GVHD occurs in 1–2 % of liver transplant recipients and is associated with an 85 % mortality rate. In the case of solid organ transplant, donor lymphocytes remaining in the parenchyma become detectable in the recipient weeks after transplant. These immunocompetent cells react against the different cellular antigens found in the host. A humoral response leading to hemolysis can also occur due to organ ABO incompatibility [106]. GVHD is divided between acute (occurring within 100 days of transplant) and chronic (after 100 days) presentations. Risk factors associated with the development of GVHD include alcoholic liver disease, hepatocellular carcinoma, and diabetes mellitus. It has also been suggested that GVHD is more likely to occur in the setting of close HLA matching and autoimmune hepatitis. Symptoms usually develop 2–6 weeks posttransplant, and include fever, diarrhea, rash, and pancytopenia. Similar to treatment for acute rejection, treatment of GVHD includes administration of corticosteroids, increasing the current immunosuppressant regimen, or administration of medications for the antagonism of T cells. Mortality following the development of GVHD can be as high as 85 % [107]. Prevention includes limiting recipient exposure to donor lymphocytes, such as graft irradiation or treatment with monoclonal antibodies, and limitation of blood products to those that have been leukocyte reduced and irradiated.

Primary nonfunction occurs in 4–8 % of deceased-donor liver transplants. Although uncommon, it is the most serious and life threatening condition in the immediate postoperative period and can be the most challenging for the transplant service. It is caused by reperfusion injury of the new liver, and results in irreversible graft failure. The diagnosis of primary nonfunction can only be made in the absence of technical or immunologic causes for graft dysfunction [108]. The acute destruction of hepatocytes results in decreased bile production, coagulopathy, encephalopathy, hypoglycemia, lactic acidosis, and hemodynamic instability. Signs often are present intraoperatively, but correction of the metabolic disturbances will need to be aggressively continued in the intensive care unit. The risk factors for primary nonfunction are numerous, and include: prolonged cold ischemic time, increased donor age, donor hypernatremia, donor length of stay in the ICU, male recipients with female donors, reduced graft size, racial mismatch between donors, retransplantation, and hepatic steatosis [109–111].

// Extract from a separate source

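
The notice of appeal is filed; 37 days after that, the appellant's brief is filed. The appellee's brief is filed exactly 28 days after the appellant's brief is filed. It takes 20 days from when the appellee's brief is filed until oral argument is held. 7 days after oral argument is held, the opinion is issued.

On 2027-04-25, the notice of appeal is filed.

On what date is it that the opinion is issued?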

The only treatment for primary nonfunction is early retransplantation, and primary nonfunction is the most common reason for early retransplantation [110]. Without retransplantation, mortality is high. In addition to the complications from liver failure, cardiovascular, renal, and respiratory failure can often result from the release of vasoactive mediators from the nonfunctioning liver. Often times, removal of the failing graft can lead to a dramatic improvement in the patient’s clinical status. In the absence of an immediately available liver, a rescue hepatectomy with portocaval anastomosis can be performed with subsequent liver transplantation occurring 24–48 h following hepatectomy [112].